Il craignait surtout d’avoir un peu trop raconté une de ses premières amours, avec une femme redoutable. Mais il avait eu le vin triste, et toute cette passion de jeunesse lui était revenue. Il espérait qu’il n’avait pas trop eu l’air d’un de ces vieux lubriques tout excités au souvenir de leur initiation. Comme nous nous asseyâmes sur un banc, il m’expliqua sa peur d’avoir profané ce souvenir, en parlant sur le ton le plus grivois d’une femme qui lui avait appris comment il faut exprimer ses sentiments. J’essayais tant bien que mal de dire qu’un homme comme lui faisait rarement cet effet, et qu’au pire, tout le monde savait bien que Socrate était un peu excentrique; on lui passerait bien quelques bêtises. Il rit de ce mot d’excentrique, et, s’appuyant sur mon épaule, me raconta comment, en plein milieu de la nuit, quelqu’un qui méritait bien plus que lui ce qualificatif, le fils de Clinias, avait déboulé en plein milieu des festivités, et lui avait fait toute une scène, se moquant de lui, racontant des choses intimes et assez gênantes à son sujet. Je débitais une ou deux banalités qu’on dit dans ce genre de cas, l’assurant que tout cela ne devait pas être bien grave.

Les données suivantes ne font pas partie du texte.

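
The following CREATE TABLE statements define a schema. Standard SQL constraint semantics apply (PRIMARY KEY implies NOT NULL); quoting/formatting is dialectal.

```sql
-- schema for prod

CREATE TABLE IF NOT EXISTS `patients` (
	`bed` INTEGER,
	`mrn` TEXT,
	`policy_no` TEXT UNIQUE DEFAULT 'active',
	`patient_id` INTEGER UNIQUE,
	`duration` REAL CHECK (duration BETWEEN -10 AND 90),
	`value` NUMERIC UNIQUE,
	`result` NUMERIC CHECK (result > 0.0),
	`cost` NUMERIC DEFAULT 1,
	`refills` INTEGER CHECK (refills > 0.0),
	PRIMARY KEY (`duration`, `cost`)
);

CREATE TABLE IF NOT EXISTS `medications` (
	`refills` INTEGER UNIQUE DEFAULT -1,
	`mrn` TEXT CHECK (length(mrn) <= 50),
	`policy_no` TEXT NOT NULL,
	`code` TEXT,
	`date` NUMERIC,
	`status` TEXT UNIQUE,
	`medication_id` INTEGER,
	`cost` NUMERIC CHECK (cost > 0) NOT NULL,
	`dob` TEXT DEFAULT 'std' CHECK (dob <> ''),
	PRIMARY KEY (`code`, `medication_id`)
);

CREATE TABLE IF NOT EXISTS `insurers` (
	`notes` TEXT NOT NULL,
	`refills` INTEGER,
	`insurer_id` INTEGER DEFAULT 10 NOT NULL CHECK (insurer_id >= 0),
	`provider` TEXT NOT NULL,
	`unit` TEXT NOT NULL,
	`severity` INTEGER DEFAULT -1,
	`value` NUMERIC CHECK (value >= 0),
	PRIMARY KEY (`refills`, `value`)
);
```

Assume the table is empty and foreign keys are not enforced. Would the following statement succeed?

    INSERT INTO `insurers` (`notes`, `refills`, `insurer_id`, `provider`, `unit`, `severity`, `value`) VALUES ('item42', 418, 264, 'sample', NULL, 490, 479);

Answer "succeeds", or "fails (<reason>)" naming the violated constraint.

fails (NOT NULL on unit)

unit is explicitly set to NULL, but unit is declared NOT NULL.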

Et puis, comme il ne me répondait pas et que je savais bien qu’il valait mieux faire attention à ce qu’on disait en sa présence, nous restâmes silencieux un moment. Puis, semblant se porter beaucoup mieux, il me dit en souriant : “Tu ne m’aimes pas beaucoup, n’est-ce pas ?”. En temps normal, j’aurais protesté, mais puisqu’il s’était livré à moi sans rien cacher, je n’aurais pas osé répondre avec trop d’hypocrisie. Je convins donc que je n’apartenais pas à ses admirateurs, même si je n’avais pas d’animosité particulière envers lui. Selon sa manière habituelle, il me dit que j’étais bien plus sage que lui, et que j’avais entièrement raison de ne pas le fréquenter; après tout, tout ce qu’il savait enseigner aux autres, c’était d’apprendre à prendre soin d’eux-mêmes; et dans mon cas c’eût été une très mauvaise école. Il m’aurait plutôt fallu un maître qui m’apprendrait à m’occuper un peu moins de moi. Je ris avec lui de cette moquerie, en somme assez gentille car je le savais capable d’avoir la dent bien plus mordante. “En somme, tu n’as rien à m’apprendre !”, lui dis-je, essayant d’imiter tant bien que mal le léger sommet aigu qu’il prenait chaque fois qu’il ironisait. Alors, il plaça les mains sur le bord de son visage, comme pour cacher son gros nez, et, émit une espèce de sifflement très particulier, qui imitait à s’y mépondre le son de la flûte de Pan. Et, souriant cette fois à pleine dent, il me dit sur le ton le plus joyeux : “Par le Chien, je peux t’apprendre à faire ça !”. Il lui fallut tout le reste de la matinée pour m’expliquer exactement comment faire, mais à ce jour encore, je sais parfaitement reproduire la manoeuvre. J’essayais ensuite de lui soutirer quelques confidences sur la femme dont il avait parlé, et sur ce qu’elle lui avait appris, mais il me dit que ce n’était plus de mon âge, puis me planta là, en éclatant de rire.